日本には今、外国人があふれかえっている。まちなかを歩いていて、外国人を目にしない日は一日たりとてない。コンビニの店員が日本人だとかえって驚いてしまう。セルフサービスのうどん屋さんの製麺機械の前で操作している外国人もいる。

私が暮らしているところは、大都市と呼ばれているところだからなのかもしれないと思っていたら、とんでもないよ、田舎にだって、外国人、いっぱいいるよ、田舎のおばちゃんのほうが、外国人とのコミュニケーションがうまいよ、と田舎で町おこしを企んでいる高校の同級生が言っていた。

「おばちゃんたちは、最初は物珍しそうにして遠目で見ているけど、待ち伏せしてゴミの出し方が悪いとちくちく文句を言いながらも、毎回待ち伏せするうちに仲良くなっちゃうんだよね」

田舎の人は、散々嫌味も言うけれど、一旦懐に入ったら、昔っからの友達のようにあれこれ世話を焼いたりするらしい。フリオはそんなおばちゃんたちに会ったことはあるのだろうか。私もそんなおばちゃんの一人なのか。

コーヒーもクッキーもとうになくなっている。まだ、時間はたっぷりあった。空港の中はアミューズメントパークのようだ。日本の空気とは全く違う空気が流れている。スタバでリセットされた心と体は、異国の空気をゆったり吸うゆとりも生まれ、リュックの中から買ったばかりの一眼レフを取り出して、シャッターを切った。

アルゼンチンに向かう飛行機の待合に行くと、赤いコートをはおった人影が目についた。

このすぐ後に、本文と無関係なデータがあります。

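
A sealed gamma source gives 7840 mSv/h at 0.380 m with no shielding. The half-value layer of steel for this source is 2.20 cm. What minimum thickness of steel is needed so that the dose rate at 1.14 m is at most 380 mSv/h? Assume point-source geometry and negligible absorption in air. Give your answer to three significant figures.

At 1.14 m, distance alone gives (0.380/1.14)² = 0.1111, so 7840 × 0.1111 = 871.0 mSv/h.
Further attenuation needed: 871.0/380 = 2.292.
n = log₂(2.292) = 1.197 half-value layers.
Thickness = 1.197 × 2.20 cm = 2.633 cm.

2.63 cm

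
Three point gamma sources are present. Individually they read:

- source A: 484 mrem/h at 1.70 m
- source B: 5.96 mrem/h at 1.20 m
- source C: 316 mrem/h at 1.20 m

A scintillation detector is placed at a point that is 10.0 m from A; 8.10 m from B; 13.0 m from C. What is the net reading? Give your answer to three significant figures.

16.8 mrem/h

By superposition, sum each source's inverse-square contribution:
A: 484 × (1.70/10.0)² = 13.99 mrem/h
B: 5.96 × (1.20/8.10)² = 0.1308 mrem/h
C: 316 × (1.20/13.0)² = 2.693 mrem/h
Total = 13.99 + 0.1308 + 2.693 = 16.81 mrem/h.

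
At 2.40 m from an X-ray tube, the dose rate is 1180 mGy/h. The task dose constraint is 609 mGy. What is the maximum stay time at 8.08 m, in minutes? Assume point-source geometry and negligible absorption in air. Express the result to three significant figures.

351 min

Since intensity falls as 1/r², rate at 8.08 m:
1180 × (2.40/8.08)² = 1180 × 0.08823 = 104.1 mGy/h.
Stay time = 609 mGy ÷ 104.1 mGy/h = 5.850 h = 351.0 min.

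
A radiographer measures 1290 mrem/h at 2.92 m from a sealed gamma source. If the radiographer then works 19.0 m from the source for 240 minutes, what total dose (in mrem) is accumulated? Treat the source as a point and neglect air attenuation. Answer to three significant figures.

Applying the 1/r² law, rate at 19.0 m:
1290 × (2.92/19.0)² = 1290 × 0.02362 = 30.47 mrem/h.
Dose = rate × time = 30.47 mrem/h × 4.000 h = 121.9 mrem.

122 mrem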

ほんの一〜二時間前に、もう二度と会うことはないだろうと思っていた人が、座っている。そこに吸い寄せられるように歩いていき、私は彼女の隣に座ってしまった。

腰かけた瞬間に、彼女は私のほうを見て、

「やっぱり、そうよね。そうだと思ってた。行き先、アルゼンチン。ね」

と、手を差し出す。思わずその手を握ってしまう。